Menurut pandangan Al Quran, penciptaan alam semesta dapat dilihat pada
surat Al Anbiya ayat 30. “Dan apakah orang-orang yang kafir tidak mengetahui
bahwasanya langit dan bumi itu keduanya dahulu adalah suatu yang padu, Kemudian
kami pisahkan antara keduanya. Dan dari air kami jadikan segala sesuatu yang hidup.
Maka mengapakah mereka tiada juga beriman?”
Sesungguhnya Tuhan kamu ialah Allah yang telah menciptakan langit dan
bumi dalam enam masa, lalu Dia bersemayam di atas ‘Arsy. Dia menutupkan malam
kepada siang yang mengikutinya dengan cepat, dan (diciptakan-Nya pula) matahari,
bulan dan bintang-bintang (masing-masing) tunduk kepada perintah-Nya. Ingatlah,
menciptakan dan memerintah hanyalah hak Allah. Maha Suci Allah, Tuhan semesta
alam.
Bumi sebelumnya adalah planet yang mati dan Allah menghidupkannya dengan
menurunkan air dari langit. “Dan Allah menurunkan dari langit air dan dengan air itu
dihidupkannya bumi sesudah matinya.” (QS`An Nahl ; 65).
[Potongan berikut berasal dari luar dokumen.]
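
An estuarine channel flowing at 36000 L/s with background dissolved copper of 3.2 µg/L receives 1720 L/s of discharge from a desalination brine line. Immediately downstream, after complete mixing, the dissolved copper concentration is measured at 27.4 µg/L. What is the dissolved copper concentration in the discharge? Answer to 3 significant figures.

534 µg/L

Mass balance: 36000·3.200 + 1720·Cₑ = 37720·27.40
→ Cₑ = (37720·27.40 − 36000·3.200) / 1720 = 533.9 µg/L.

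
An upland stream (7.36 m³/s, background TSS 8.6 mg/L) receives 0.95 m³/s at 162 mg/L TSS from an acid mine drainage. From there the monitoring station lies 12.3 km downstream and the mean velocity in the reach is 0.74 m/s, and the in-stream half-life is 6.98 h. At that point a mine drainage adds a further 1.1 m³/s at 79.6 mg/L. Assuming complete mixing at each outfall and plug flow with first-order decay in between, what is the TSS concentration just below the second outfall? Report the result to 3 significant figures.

23.9 mg/L

Conservation of mass: C = (7.360·8.600 + 0.9500·162.0) / 8.310 = 217.2/8.310 = 26.14 mg/L; combined flow 8.310 m³/s.
Travel time t = 12.3·1000 / 0.74 = 16620 s = 4.617 h.
Half-life 6.98 h → k = ln 2 / 6.98 = 0.09930 h⁻¹ = 2.383 d⁻¹.
Decay over the reach: 26.14·exp(−kt) = 26.14·0.6322 = 16.52 mg/L.
At the second outfall, C = (8.310·16.52 + 1.100·79.60) / (8.310 + 1.100) = 23.90 mg/L.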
Bagaimana kita harus memperlakukan alam semesta ini?

a. Prinsip Tanggung Jawab


Manusia mempunyai tanggung jawab baik terhadap alam semesta seluruhnya dan
integritasnya, maupun terhadap keberadaan dan kelestariannya. Setiap bagian dan
benda di alam semesta ini diciptakan oleh Tuhan dengan tujuannya masing-
masing, terlepas dari apakah tujuan itu untuk kepentingan manusia atau tidak.
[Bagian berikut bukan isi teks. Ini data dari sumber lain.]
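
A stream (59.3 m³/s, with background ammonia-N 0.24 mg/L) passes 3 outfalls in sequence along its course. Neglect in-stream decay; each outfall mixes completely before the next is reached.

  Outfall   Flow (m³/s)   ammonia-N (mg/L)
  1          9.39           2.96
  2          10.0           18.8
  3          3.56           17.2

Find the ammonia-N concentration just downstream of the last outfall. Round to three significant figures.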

Oleh karena itu, manusia sebagai bagian dari alam semesta, bertanggung jawab
pula untuk menjaga dan melestarikannya.
b. Prinsip Solidaritas
Manusia adalah bagian integral dari alam semesta. Lebih dari itu, dalam perspektif
ekosentrisme, manusia mempunyai kedudukan sederajat dan setara dengan alam
dan semua makhluk lain di alam ini. Kenyataan ini membangkitkan dalam diri
manusia perasaan solider, perasaan sepenanggungan dengan alam dan dengan
sesama makhluk hidup lain.
c. Prinsip Kasih Sayang dan Kepedulian terhadap Alam
Apabila sudah tertanam prinsip ini pada setiap hati manusia, maka pastilah yang
ada hanya rasa untuk mencintai, menyayangi, dan melestarikan alam semesta dan
seluruh isinya, tanpa diskriminasi dan tanpa dominasi. Kasih sayang dan
kepedulian ini juga muncul dari kenyataan bahwa semua makhluk hidup
mempunyai hak untuk dilindungi, dipelihara, tidak disakiti, dan dirawat.